Hi Anupam, during indexing, we do NER on our documents, where the entities are items in our ontology. The ontology itself is a graph, with each entity being represented as a node (with an ID) and connected to other entities by weighted edges. We write our IDs along with the text into the index. During search time, we do NER on the query also, then compare IDs. This takes care of synonymy. We also do some fancy stuff using the relationship of an entity with other entities. We have two ways of tagging text with IDs - the first one is to have a sequence of key-value pairs representing ID,score for each entity found in the text at the document level - we implement this as a multi-field payload field (you can find some descriptions elsewhere on my blog). The second is where we drop the IDs into the body of the text as synonyms (using the strategy described for synonyms in the LIA book). In the first case, we need a special Similarity class and special query handlers that wrap a Payload query. In the second all we need to do is to decompose the query into IDs and text and just use a standard query.

Dean said...

Hi, thanks for the post, it's been very useful!

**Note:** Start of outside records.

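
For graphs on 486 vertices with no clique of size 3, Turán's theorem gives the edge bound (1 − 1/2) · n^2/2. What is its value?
Turán density bound = (1/2) · 486^2/2 = 59049

Turán's theorem: ex(n, K_{r+1}) is achieved by the complete r-partite Turán graph T(n, r) with parts as balanced as possible, and is at most (1 − 1/r) · n^2/2. For r = 2, n = 486: the density bound is (1/2) · 236196/2 = 59049. Since 2 ∣ 486, the Turán graph T(486, 2) has parts of equal size 243, and its edge count e(T(486, 2)) = 59049 attains the density bound exactly.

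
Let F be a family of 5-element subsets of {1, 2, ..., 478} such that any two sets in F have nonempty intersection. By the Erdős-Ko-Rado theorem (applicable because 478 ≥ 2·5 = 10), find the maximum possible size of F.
max |F| = C(477, 4) = 2130031575

The Erdős-Ko-Rado theorem states: for n ≥ 2k, an intersecting family of k-subsets of an n-element set has size at most C(n − 1, k − 1), with equality for 'star' families {A ⊆ [n] : |A| = k, i ∈ A} (fix an element i). For n = 478, k = 5: C(477, 4) = 2130031575.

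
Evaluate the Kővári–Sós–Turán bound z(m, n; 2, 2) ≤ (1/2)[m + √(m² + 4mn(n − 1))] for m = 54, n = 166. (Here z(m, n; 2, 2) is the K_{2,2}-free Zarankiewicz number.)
z(54, 166; 2, 2) ≤ (1/2)[54 + √(54² + 4·54·166·165)] = (1/2)[54 + √5919156] = 1243.4658

Kővári–Sós–Turán: let r_1, ..., r_54 be the row sums and z = Σ r_i the total number of 1s. Each pair of columns can share at most one row with both entries 1 (else a 2×2 all-ones block appears), so Σ_i C(r_i, 2) ≤ C(166, 2) = 13695. By convexity Σ_i C(r_i, 2) ≥ 54·C(z/54, 2) = z(z − 54)/(2·54), giving z² − 54z − 54·166·165 ≤ 0 and hence z ≤ (1/2)[54 + √(2916 + 4·1479060)] = (1/2)[54 + √5919156] ≈ (1/2)(54 + 2432.9316) = 1243.4658.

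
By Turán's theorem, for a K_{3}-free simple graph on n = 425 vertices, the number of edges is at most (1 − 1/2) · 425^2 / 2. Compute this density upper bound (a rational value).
Turán density bound = (1/2) · 425^2/2 = 180625/4 ≈ 45156.25

Turán's theorem: ex(n, K_{r+1}) is achieved by the complete r-partite Turán graph T(n, r) with parts as balanced as possible, and is at most (1 − 1/r) · n^2/2. For r = 2, n = 425: the density bound is (1/2) · 180625/2 = 180625/4 ≈ 45156.25. The integer-valued extremum is e(T(425, 2)) = 45156, which is strictly less than the density bound 180625/4 since 2 ∤ 425 (the parts of T(425, 2) cannot all be equal).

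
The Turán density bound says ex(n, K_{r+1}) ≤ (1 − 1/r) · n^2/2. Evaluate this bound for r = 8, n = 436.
Turán density bound = (7/8) · 436^2/2 = 83167

Turán's theorem: ex(n, K_{r+1}) is achieved by the complete r-partite Turán graph T(n, r) with parts as balanced as possible, and is at most (1 − 1/r) · n^2/2. For r = 8, n = 436: the density bound is (7/8) · 190096/2 = 83167. The integer-valued extremum is e(T(436, 8)) = 83166, which is strictly less than the density bound 83167 since 8 ∤ 436 (the parts of T(436, 8) cannot all be equal).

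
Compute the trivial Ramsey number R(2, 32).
R(2, 32) = 32

R(2, k) = k for all k ≥ 2: in a 2-colouring of K_k, either some edge is red (a red K_2) or all edges are blue (a blue K_k). And K_{31} coloured all-blue has no blue K_32, so R(2, 32) > 31. Hence R(2, 32) = 32.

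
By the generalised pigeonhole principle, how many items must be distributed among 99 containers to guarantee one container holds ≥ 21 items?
n = (21 − 1)·99 + 1 = 1981

By the generalised pigeonhole principle, to guarantee some box contains ≥ r objects we need more than (r − 1) · k objects total. Threshold: n = (r − 1) · k + 1. With r = 21 and k = 99: n = 20 · 99 + 1 = 1980 + 1 = 1981. For n = 1980 = 20 · 99, we can put exactly 20 objects in every box, avoiding 21 in any single one — so 1981 is tight.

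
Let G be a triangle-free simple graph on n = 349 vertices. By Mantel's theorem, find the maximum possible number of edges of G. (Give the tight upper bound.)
ex(349, K_3) = ⌊349^2/4⌋ = 30450

Mantel (1907): a triangle-free graph on n vertices has at most ⌊n^2/4⌋ edges, with equality for the complete bipartite graph K_{⌊n/2⌋, ⌈n/2⌉}. For n = 349: ⌊349^2/4⌋ = ⌊121801/4⌋ = 30450. The extremal graph is K_{174, 175}, which has 174·175 = 30450 edges.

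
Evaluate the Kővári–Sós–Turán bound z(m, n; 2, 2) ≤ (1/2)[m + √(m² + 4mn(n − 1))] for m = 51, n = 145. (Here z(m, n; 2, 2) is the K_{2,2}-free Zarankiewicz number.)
z(51, 145; 2, 2) ≤ (1/2)[51 + √(51² + 4·51·145·144)] = (1/2)[51 + √4262121] = 1057.7452

Kővári–Sós–Turán: let r_1, ..., r_51 be the row sums and z = Σ r_i the total number of 1s. Each pair of columns can share at most one row with both entries 1 (else a 2×2 all-ones block appears), so Σ_i C(r_i, 2) ≤ C(145, 2) = 10440. By convexity Σ_i C(r_i, 2) ≥ 51·C(z/51, 2) = z(z − 51)/(2·51), giving z² − 51z − 51·145·144 ≤ 0 and hence z ≤ (1/2)[51 + √(2601 + 4·1064880)] = (1/2)[51 + √4262121] ≈ (1/2)(51 + 2064.4905) = 1057.7452.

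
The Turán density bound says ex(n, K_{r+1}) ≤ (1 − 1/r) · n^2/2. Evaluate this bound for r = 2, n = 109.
Turán density bound = (1/2) · 109^2/2 = 11881/4 ≈ 2970.25

Turán's theorem: ex(n, K_{r+1}) is achieved by the complete r-partite Turán graph T(n, r) with parts as balanced as possible, and is at most (1 − 1/r) · n^2/2. For r = 2, n = 109: the density bound is (1/2) · 11881/2 = 11881/4 ≈ 2970.25. The integer-valued extremum is e(T(109, 2)) = 2970, which is strictly less than the density bound 11881/4 since 2 ∤ 109 (the parts of T(109, 2) cannot all be equal).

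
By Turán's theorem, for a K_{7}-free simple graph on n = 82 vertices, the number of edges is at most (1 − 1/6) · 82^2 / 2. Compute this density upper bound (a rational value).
Turán density bound = (5/6) · 82^2/2 = 8405/3 ≈ 2801.6667

Turán's theorem: ex(n, K_{r+1}) is achieved by the complete r-partite Turán graph T(n, r) with parts as balanced as possible, and is at most (1 − 1/r) · n^2/2. For r = 6, n = 82: the density bound is (5/6) · 6724/2 = 8405/3 ≈ 2801.6667. The integer-valued extremum is e(T(82, 6)) = 2801, which is strictly less than the density bound 8405/3 since 6 ∤ 82 (the parts of T(82, 6) cannot all be equal).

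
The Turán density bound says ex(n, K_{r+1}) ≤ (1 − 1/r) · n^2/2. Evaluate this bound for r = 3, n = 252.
Turán density bound = (2/3) · 252^2/2 = 21168

Turán's theorem: ex(n, K_{r+1}) is achieved by the complete r-partite Turán graph T(n, r) with parts as balanced as possible, and is at most (1 − 1/r) · n^2/2. For r = 3, n = 252: the density bound is (2/3) · 63504/2 = 21168. Since 3 ∣ 252, the Turán graph T(252, 3) has parts of equal size 84, and its edge count e(T(252, 3)) = 21168 attains the density bound exactly.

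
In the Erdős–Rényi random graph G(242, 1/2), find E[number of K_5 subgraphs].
E[# K_5] = C(242, 5) · (1/2)^C(5, 2) = 6634944008 / 2^10 = 829368001/128 = 6479437.5078125

For each 5-subset S of vertices (there are C(242, 5) = 6634944008 such S), let X_S = 1 if S induces a K_5 (all C(5, 2) = 10 edges present). Then P(X_S = 1) = (1/2)^10 = 1/1024. By linearity of expectation, E[# K_5] = C(242, 5) · (1/2)^10 = 6634944008 / 1024 = 829368001/128 = 6479437.5078125.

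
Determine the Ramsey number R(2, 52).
R(2, 52) = 52

R(2, k) = k for all k ≥ 2: in a 2-colouring of K_k, either some edge is red (a red K_2) or all edges are blue (a blue K_k). And K_{51} coloured all-blue has no blue K_52, so R(2, 52) > 51. Hence R(2, 52) = 52.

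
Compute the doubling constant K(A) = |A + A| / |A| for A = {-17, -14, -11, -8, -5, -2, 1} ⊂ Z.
K = |A + A| / |A| = 13/7

Enumerate A + A = {a + b : a, b ∈ A}. With |A| = 7, there are |A|^2 = 49 ordered sum pairs; collecting distinct values, A + A = {-34, -31, -28, -25, -22, -19, -16, -13, -10, -7, -4, -1, 2}, so |A + A| = 13. Thus K = 13/7. Here |A + A| = 2|A| − 1 = 13, the minimum possible — so K = 13/7 is minimal, which holds iff A is an arithmetic progression.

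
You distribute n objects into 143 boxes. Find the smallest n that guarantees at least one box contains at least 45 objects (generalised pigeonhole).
n = (45 − 1)·143 + 1 = 6293

By the generalised pigeonhole principle, to guarantee some box contains ≥ r objects we need more than (r − 1) · k objects total. Threshold: n = (r − 1) · k + 1. With r = 45 and k = 143: n = 44 · 143 + 1 = 6292 + 1 = 6293. For n = 6292 = 44 · 143, we can put exactly 44 objects in every box, avoiding 45 in any single one — so 6293 is tight.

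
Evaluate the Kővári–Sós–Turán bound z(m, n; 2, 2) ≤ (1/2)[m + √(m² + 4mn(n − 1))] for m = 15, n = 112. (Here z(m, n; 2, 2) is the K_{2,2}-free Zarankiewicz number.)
z(15, 112; 2, 2) ≤ (1/2)[15 + √(15² + 4·15·112·111)] = (1/2)[15 + √746145] = 439.3984

Kővári–Sós–Turán: let r_1, ..., r_15 be the row sums and z = Σ r_i the total number of 1s. Each pair of columns can share at most one row with both entries 1 (else a 2×2 all-ones block appears), so Σ_i C(r_i, 2) ≤ C(112, 2) = 6216. By convexity Σ_i C(r_i, 2) ≥ 15·C(z/15, 2) = z(z − 15)/(2·15), giving z² − 15z − 15·112·111 ≤ 0 and hence z ≤ (1/2)[15 + √(225 + 4·186480)] = (1/2)[15 + √746145] ≈ (1/2)(15 + 863.7969) = 439.3984.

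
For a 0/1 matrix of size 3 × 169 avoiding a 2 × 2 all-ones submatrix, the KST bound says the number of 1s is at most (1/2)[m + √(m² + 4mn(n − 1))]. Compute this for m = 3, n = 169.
z(3, 169; 2, 2) ≤ (1/2)[3 + √(3² + 4·3·169·168)] = (1/2)[3 + √340713] = 293.3531

Kővári–Sós–Turán: let r_1, ..., r_3 be the row sums and z = Σ r_i the total number of 1s. Each pair of columns can share at most one row with both entries 1 (else a 2×2 all-ones block appears), so Σ_i C(r_i, 2) ≤ C(169, 2) = 14196. By convexity Σ_i C(r_i, 2) ≥ 3·C(z/3, 2) = z(z − 3)/(2·3), giving z² − 3z − 3·169·168 ≤ 0 and hence z ≤ (1/2)[3 + √(9 + 4·85176)] = (1/2)[3 + √340713] ≈ (1/2)(3 + 583.7063) = 293.3531.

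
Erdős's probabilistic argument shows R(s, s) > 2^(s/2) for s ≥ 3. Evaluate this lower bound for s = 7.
2^(7/2) = 11.3137; so R(7, 7) > 11.3137

Colour each edge of K_n uniformly at random with red/blue. The expected number of monochromatic K_7 is C(n, 7) · 2 · 2^(−C(7,2)). If C(n, 7) · 2^(1 − C(7,2)) < 1, then with positive probability no monochromatic K_7 exists, so R(7, 7) > n. The standard estimate C(n, 7) ≤ n^7/7! shows this inequality holds whenever n ≤ 2^(7/2) (since 7! · 2^(C(7,2) − 1) > 2^(7^2/2) ≥ n^7). Hence R(7, 7) > 2^(7/2) = 11.3137.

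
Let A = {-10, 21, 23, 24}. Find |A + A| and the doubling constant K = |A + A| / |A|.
K = |A + A| / |A| = 10/4 = 5/2

Enumerate A + A = {a + b : a, b ∈ A}. With |A| = 4, there are |A|^2 = 16 ordered sum pairs; collecting distinct values, A + A = {-20, 11, 13, 14, 42, 44, 45, 46, 47, 48}, so |A + A| = 10. Thus K = 10/4 = 5/2. For comparison, the minimum possible |A + A| over all 4-element sets is 2·4 − 1 = 7 (so min K = 7/4), attained only by arithmetic progressions.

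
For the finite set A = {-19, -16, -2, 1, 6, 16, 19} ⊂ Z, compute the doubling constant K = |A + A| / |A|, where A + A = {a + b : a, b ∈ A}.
K = |A + A| / |A| = 25/7

Enumerate A + A = {a + b : a, b ∈ A}. With |A| = 7, there are |A|^2 = 49 ordered sum pairs; collecting distinct values, A + A = {-38, -35, -32, -21, -18, -15, -13, -10, -4, -3, -1, 0, 2, 3, 4, 7, 12, 14, 17, 20, 22, 25, 32, 35, 38}, so |A + A| = 25. Thus K = 25/7. For comparison, the minimum possible |A + A| over all 7-element sets is 2·7 − 1 = 13 (so min K = 13/7), attained only by arithmetic progressions.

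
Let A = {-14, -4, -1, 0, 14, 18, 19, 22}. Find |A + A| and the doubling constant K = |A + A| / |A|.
K = |A + A| / |A| = 31/8

Enumerate A + A = {a + b : a, b ∈ A}. With |A| = 8, there are |A|^2 = 64 ordered sum pairs; collecting distinct values, A + A = {-28, -18, -15, -14, -8, -5, -4, -2, -1, 0, 4, 5, 8, 10, 13, 14, 15, 17, 18, 19, 21, 22, 28, 32, 33, 36, 37, 38, 40, 41, 44}, so |A + A| = 31. Thus K = 31/8. For comparison, the minimum possible |A + A| over all 8-element sets is 2·8 − 1 = 15 (so min K = 15/8), attained only by arithmetic progressions.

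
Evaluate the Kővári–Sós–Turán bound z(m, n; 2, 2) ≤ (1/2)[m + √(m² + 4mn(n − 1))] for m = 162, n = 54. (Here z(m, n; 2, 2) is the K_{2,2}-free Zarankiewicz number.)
z(162, 54; 2, 2) ≤ (1/2)[162 + √(162² + 4·162·54·53)] = (1/2)[162 + √1880820] = 766.715

Kővári–Sós–Turán: let r_1, ..., r_162 be the row sums and z = Σ r_i the total number of 1s. Each pair of columns can share at most one row with both entries 1 (else a 2×2 all-ones block appears), so Σ_i C(r_i, 2) ≤ C(54, 2) = 1431. By convexity Σ_i C(r_i, 2) ≥ 162·C(z/162, 2) = z(z − 162)/(2·162), giving z² − 162z − 162·54·53 ≤ 0 and hence z ≤ (1/2)[162 + √(26244 + 4·463644)] = (1/2)[162 + √1880820] ≈ (1/2)(162 + 1371.4299) = 766.715.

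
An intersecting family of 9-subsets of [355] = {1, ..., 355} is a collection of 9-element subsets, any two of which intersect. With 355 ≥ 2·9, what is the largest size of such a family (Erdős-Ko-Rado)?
max |F| = C(354, 8) = 5648191513887780

Erdős-Ko-Rado (1961): when n ≥ 2k, max |F| = C(n−1, k−1). The bound is attained by the star {A : i ∈ A} for any fixed i ∈ [n]. Here C(355−1, 9−1) = C(354, 8) = 5648191513887780.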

I wonder if it would be better if this class extended the solr SearchHandler (which also extends RequestHandlerBase). Then you've got multi-core support out of the box...

Will be trying to do this myself today.

Sujit Pal said...

Thanks Dean, glad it helped. And yes, your suggestion makes a lot of sense, its better to extend SearchHandler.

Anonymous said...

Hi Sujit,

I want to basically customize the solr's result in the dynamic bucketing format. The Query would decide how many buckets (grouping of data display) needs to be created.
I am quiet new in this. So can you please help how should I proceed.

Similar to , as mentioned in the blog , Do I need to create a structure of the response. like taxoService in the blog. Say ResultConcatenation ?

What would the taxoServcie class be composed of. Will ResultConcatenation class have code to retrive response and transform in the desired structure. Can you provide any link for the same . ?

Sujit Pal said...

Hi, the case I described takes the input query, rewrites it in different ways (optionally with the help of our taxonomy service to replace search strings with node IDs in our in-memory taxonomy graph), queries Solr with these rewritten queries, and stacks the results.

The handler takes care of pulling parameters out of the request and writing it back into the response. Each sub-handler is (or should be) relatively independent, rewriting the query and sending a search request to Solr, and returning a SolrDocumentList (we later moved to a list of docIDs for performance) and making sure docIDs which are already seen by a previous sub-handler are filtered out.

The TaxoService I refer to is a proprietary component which exposes an interface to look up a node in our graph by name and navigate the graph.

In your case, it looks like you would need to replace the linear sequence of calls to doSearchXX() in the code with some logic that uses the query to determine which searches need to be made?

Anonymous said...

hi,
we have a similar requirement.we want to send two queries to solr and merge the response into one and return the final response. I want to know how to get the search response in my custom search handler using this method.

QueryResult org.apache.solr.search.SolrIndexSearcher.search(QueryResult qr, QueryCommand cmd)

Please help.

Sujit Pal said...

I've never used QueryCommand and QueryResult, but from what I see in the docs, it would probably go like this (assuming 2 queries).

QueryResult qr = emptyQueryResult;
qr = IndexSearcher.search(
IndexSearcher.search(
qr, QueryCommand(q1)),
QueryCommand(q2));
DocListAndSet dls =
qr.getDocListAndSet();

ie, chain the two search commands to populate qr, and then get the results using getDocListAndSet(). Not sure how the merge happens though. May be worth experimenting with this, thanks for the pointer.

Also found an example of QueryResult/Command use, hopefully this helps.